Россия стремится урегулировать кризис в Сирии на основе партнерства с различными внешними игроками. Но опыт показывает, что далеко не на всех из них можно полагаться. Недавний пример — действия авиации проамериканской коалиции, разбомбившей позиции сирийской армии, что стало грубейшим нарушением достигнутых договоренностей, подписанных Лавровым и Керри. Как Москве строить свою политику в таких непростых условиях? Кому и насколько можно доверять? Об этом Pravda.Ru рассказал заместитель председателя Ассоциации российских дипломатов, эксперт по Ближнему Востоку Андрей Бакланов.
— Режим соблюдался до тех пор, пока американцы не нанесли, как они говорят, ошибочный авиационный удар по позициям сирийской армии. Несколько десятков сирийских военнослужащих погибли, более сотни ранены. Возникает вопрос - насколько возможно и целесообразно рассчитывать на партнерство с США в деле урегулирования ситуации в Сирии?
— Это вопрос ключевой на данный момент не только по Сирии, а вообще для наших отношений с американцами. Театр военных действий в Сирии, в общем-то, небольшой, по мировым стандартам даже довольно маленький. И там давно обитают и активно действуют американские военные. То есть военные, представители якобы супердержавы, которые уже несколько лет там находятся, по идее, уже должны практически каждый метр там изучить. И вдруг они якобы по ошибке четырьмя самолетами наносят удар, причем очень значимый в военном отношении. Если там почти 200 человек пострадало и более 60 погибших — это очень серьезно. Поэтому с точки зрения партнерства возникает два вопроса. Первый - если военная супердержава делает такие промахи, то она опасна для всего международного сообщества? И с такими партнерами опасно иметь дело, поскольку они безответственные люди?

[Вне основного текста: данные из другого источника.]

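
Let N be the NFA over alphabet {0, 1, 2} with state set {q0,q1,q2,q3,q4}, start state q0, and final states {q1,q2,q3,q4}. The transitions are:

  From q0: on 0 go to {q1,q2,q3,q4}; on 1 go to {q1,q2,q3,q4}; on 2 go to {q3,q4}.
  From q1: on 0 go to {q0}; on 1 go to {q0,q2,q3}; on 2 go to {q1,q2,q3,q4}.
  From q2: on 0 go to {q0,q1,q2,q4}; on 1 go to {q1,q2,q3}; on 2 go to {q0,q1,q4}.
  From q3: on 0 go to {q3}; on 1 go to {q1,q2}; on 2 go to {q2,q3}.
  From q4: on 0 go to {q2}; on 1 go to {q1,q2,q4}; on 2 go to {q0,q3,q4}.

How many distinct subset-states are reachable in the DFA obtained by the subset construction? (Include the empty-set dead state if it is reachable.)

10

Start state of the DFA: {q0}.
{q0} --0--> {q1,q2,q3,q4}  [new]
{q0} --1--> {q1,q2,q3,q4}  [seen]
{q0} --2--> {q3,q4}  [new]
{q1,q2,q3,q4} --0--> {q0,q1,q2,q3,q4}  [new]
{q1,q2,q3,q4} --1--> {q0,q1,q2,q3,q4}  [seen]
{q1,q2,q3,q4} --2--> {q0,q1,q2,q3,q4}  [seen]
{q3,q4} --0--> {q2,q3}  [new]
{q3,q4} --1--> {q1,q2,q4}  [new]
{q3,q4} --2--> {q0,q2,q3,q4}  [new]
{q0,q1,q2,q3,q4} --0--> {q0,q1,q2,q3,q4}  [seen]
{q0,q1,q2,q3,q4} --1--> {q0,q1,q2,q3,q4}  [seen]
{q0,q1,q2,q3,q4} --2--> {q0,q1,q2,q3,q4}  [seen]
{q2,q3} --0--> {q0,q1,q2,q3,q4}  [seen]
{q2,q3} --1--> {q1,q2,q3}  [new]
{q2,q3} --2--> {q0,q1,q2,q3,q4}  [seen]
{q1,q2,q4} --0--> {q0,q1,q2,q4}  [new]
{q1,q2,q4} --1--> {q0,q1,q2,q3,q4}  [seen]
{q1,q2,q4} --2--> {q0,q1,q2,q3,q4}  [seen]
{q0,q2,q3,q4} --0--> {q0,q1,q2,q3,q4}  [seen]
{q0,q2,q3,q4} --1--> {q1,q2,q3,q4}  [seen]
{q0,q2,q3,q4} --2--> {q0,q1,q2,q3,q4}  [seen]
{q1,q2,q3} --0--> {q0,q1,q2,q3,q4}  [seen]
{q1,q2,q3} --1--> {q0,q1,q2,q3}  [new]
{q1,q2,q3} --2--> {q0,q1,q2,q3,q4}  [seen]
{q0,q1,q2,q4} --0--> {q0,q1,q2,q3,q4}  [seen]
{q0,q1,q2,q4} --1--> {q0,q1,q2,q3,q4}  [seen]
{q0,q1,q2,q4} --2--> {q0,q1,q2,q3,q4}  [seen]
{q0,q1,q2,q3} --0--> {q0,q1,q2,q3,q4}  [seen]
{q0,q1,q2,q3} --1--> {q0,q1,q2,q3,q4}  [seen]
{q0,q1,q2,q3} --2--> {q0,q1,q2,q3,q4}  [seen]
Reachable DFA states: {q0}, {q1,q2,q3,q4}, {q3,q4}, {q0,q1,q2,q3,q4}, {q2,q3}, {q1,q2,q4}, {q0,q2,q3,q4}, {q1,q2,q3}, {q0,q1,q2,q4}, {q0,q1,q2,q3}.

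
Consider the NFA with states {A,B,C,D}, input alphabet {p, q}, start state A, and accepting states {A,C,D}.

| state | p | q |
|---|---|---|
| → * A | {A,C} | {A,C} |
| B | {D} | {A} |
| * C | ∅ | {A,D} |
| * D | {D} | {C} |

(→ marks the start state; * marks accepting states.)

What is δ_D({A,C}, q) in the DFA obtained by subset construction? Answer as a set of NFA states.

{A,C,D}

δ(A,q) = {A,C}; δ(C,q) = {A,D}.
Union: {A,C,D}.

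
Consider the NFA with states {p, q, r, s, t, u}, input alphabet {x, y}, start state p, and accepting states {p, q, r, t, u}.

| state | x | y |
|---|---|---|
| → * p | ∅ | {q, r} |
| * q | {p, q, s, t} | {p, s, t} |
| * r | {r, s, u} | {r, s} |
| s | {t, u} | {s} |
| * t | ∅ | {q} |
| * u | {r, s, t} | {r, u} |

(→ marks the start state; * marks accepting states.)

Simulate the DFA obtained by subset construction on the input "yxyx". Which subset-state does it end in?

{p, q, r, s, t, u}

Start: {p}.
δ(p,y) = {q, r}.
Union: {q, r}.
After y: {q, r}.
δ(q,x) = {p, q, s, t}; δ(r,x) = {r, s, u}.
Union: {p, q, r, s, t, u}.
After x: {p, q, r, s, t, u}.
δ(p,y) = {q, r}; δ(q,y) = {p, s, t}; δ(r,y) = {r, s}; δ(s,y) = {s}; δ(t,y) = {q}; δ(u,y) = {r, u}.
Union: {p, q, r, s, t, u}.
After y: {p, q, r, s, t, u}.
δ(p,x) = ∅; δ(q,x) = {p, q, s, t}; δ(r,x) = {r, s, u}; δ(s,x) = {t, u}; δ(t,x) = ∅; δ(u,x) = {r, s, t}.
Union: {p, q, r, s, t, u}.
After x: {p, q, r, s, t, u}.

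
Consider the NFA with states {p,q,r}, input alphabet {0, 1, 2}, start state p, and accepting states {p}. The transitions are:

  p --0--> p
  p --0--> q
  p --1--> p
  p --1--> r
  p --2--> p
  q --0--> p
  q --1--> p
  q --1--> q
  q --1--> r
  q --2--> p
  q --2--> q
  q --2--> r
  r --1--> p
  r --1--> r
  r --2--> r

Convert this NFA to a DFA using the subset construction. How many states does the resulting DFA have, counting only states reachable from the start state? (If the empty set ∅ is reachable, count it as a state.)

4

Start state of the DFA: {p}.
{p} --0--> {p,q}  [new]
{p} --1--> {p,r}  [new]
{p} --2--> {p}  [seen]
{p,q} --0--> {p,q}  [seen]
{p,q} --1--> {p,q,r}  [new]
{p,q} --2--> {p,q,r}  [seen]
{p,r} --0--> {p,q}  [seen]
{p,r} --1--> {p,r}  [seen]
{p,r} --2--> {p,r}  [seen]
{p,q,r} --0--> {p,q}  [seen]
{p,q,r} --1--> {p,q,r}  [seen]
{p,q,r} --2--> {p,q,r}  [seen]
Reachable DFA states: {p}, {p,q}, {p,r}, {p,q,r}.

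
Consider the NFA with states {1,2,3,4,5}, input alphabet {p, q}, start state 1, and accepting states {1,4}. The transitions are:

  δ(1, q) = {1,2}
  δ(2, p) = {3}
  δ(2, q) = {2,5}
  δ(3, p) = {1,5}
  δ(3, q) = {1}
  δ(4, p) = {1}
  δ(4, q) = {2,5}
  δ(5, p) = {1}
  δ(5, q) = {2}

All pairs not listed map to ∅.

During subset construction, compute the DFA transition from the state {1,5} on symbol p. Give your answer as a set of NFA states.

δ(1,p) = ∅; δ(5,p) = {1}.
Union: {1}.

{1}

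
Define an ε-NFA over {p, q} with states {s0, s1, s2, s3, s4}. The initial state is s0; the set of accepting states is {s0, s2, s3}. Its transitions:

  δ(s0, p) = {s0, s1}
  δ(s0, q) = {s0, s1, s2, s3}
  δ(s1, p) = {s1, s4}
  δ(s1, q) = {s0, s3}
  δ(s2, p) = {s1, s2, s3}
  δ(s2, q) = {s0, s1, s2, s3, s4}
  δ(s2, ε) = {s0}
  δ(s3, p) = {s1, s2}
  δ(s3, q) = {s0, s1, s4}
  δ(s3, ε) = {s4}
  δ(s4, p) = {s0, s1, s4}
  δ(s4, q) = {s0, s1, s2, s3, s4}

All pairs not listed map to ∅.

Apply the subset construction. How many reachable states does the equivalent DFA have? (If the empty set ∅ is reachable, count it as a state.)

Start state of the DFA: {s0} (ε-closure of the NFA start).
{s0} --p--> {s0, s1}  [new]
{s0} --q--> {s0, s1, s2, s3, s4}  [new]
{s0, s1} --p--> {s0, s1, s4}  [new]
{s0, s1} --q--> {s0, s1, s2, s3, s4}  [seen]
{s0, s1, s2, s3, s4} --p--> {s0, s1, s2, s3, s4}  [seen]
{s0, s1, s2, s3, s4} --q--> {s0, s1, s2, s3, s4}  [seen]
{s0, s1, s4} --p--> {s0, s1, s4}  [seen]
{s0, s1, s4} --q--> {s0, s1, s2, s3, s4}  [seen]
Reachable DFA states: {s0}, {s0, s1}, {s0, s1, s2, s3, s4}, {s0, s1, s4}.

4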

Второй вопрос - если это не ошибка, а они сознательно нанесли удар? Тогда, может быть, мы будем спокойны за свое будущее? Потому что они все-таки оперативно владеют ситуацией, используют свои вооруженные силы правильно, значит, они патологически умные. И только мы с ними о чем-то договорились, как они тут же в особо крупных размерах допускают прямо противоположное.
Ведь в чем было значение этого длительного переговорного процесса, который возглавляли в основном руководители политических ведомств двух стран Керри и Лавров? Речь шла о том, чтобы попытаться найти какие-то точки соприкосновения, договориться. И, наконец, определиться в отношении групп: кто откровенный бандит, а кто, по американским меркам, не откровенный, а просто борется с режимом, но при этом не является представителем международного террористического сообщества.
Сами эти критерии, конечно, условные. Мне, например, гораздо ближе критерий, по которому действует президент Асад. Он говорит: "Если у нас государство - член ООН, а на территории находятся люди, которые взялись за оружие и борются против законного правительства вооруженными методами, — они все являются бандитами". С большим пониманием эту версию поддерживаю.
Поэтому вторая возможная опция показывает, что американцы — ненадежные партнеры, договариваться с ними сложно. И что такие крупные сбои, как отказ от ранее подписанных соглашений по разоружению, носили не разовый, а закономерный и знаковый характер.
Что в этой ситуации делать? С одной стороны, можно обидеться, разругаться и т.д. Но посмотрим философски на создавшуюся ситуацию. А где у нас такие партнеры вообще в современном мире, с которыми мы могли бы с открытой душой договариваться и ни о чем не думать? Я таких партнеров не вижу. У каждого партнера обязательно какое-то "но", даже у самых ближайших. Поэтому мы живем в реальном мире. И в этом реальном мире приходится и идти на компромиссы, и иметь дело с такими партнерами.
— Как, например, с Турцией мы были в очень неплохих отношениях, но после провокации с турецкой стороны разругались и разорвали все связи. После извинений Эрдогана все стремительно восстановилось. Можно ли говорить, что намечается российско-турецкое партнерство, которое позволит нормализовать ситуацию в Сирии?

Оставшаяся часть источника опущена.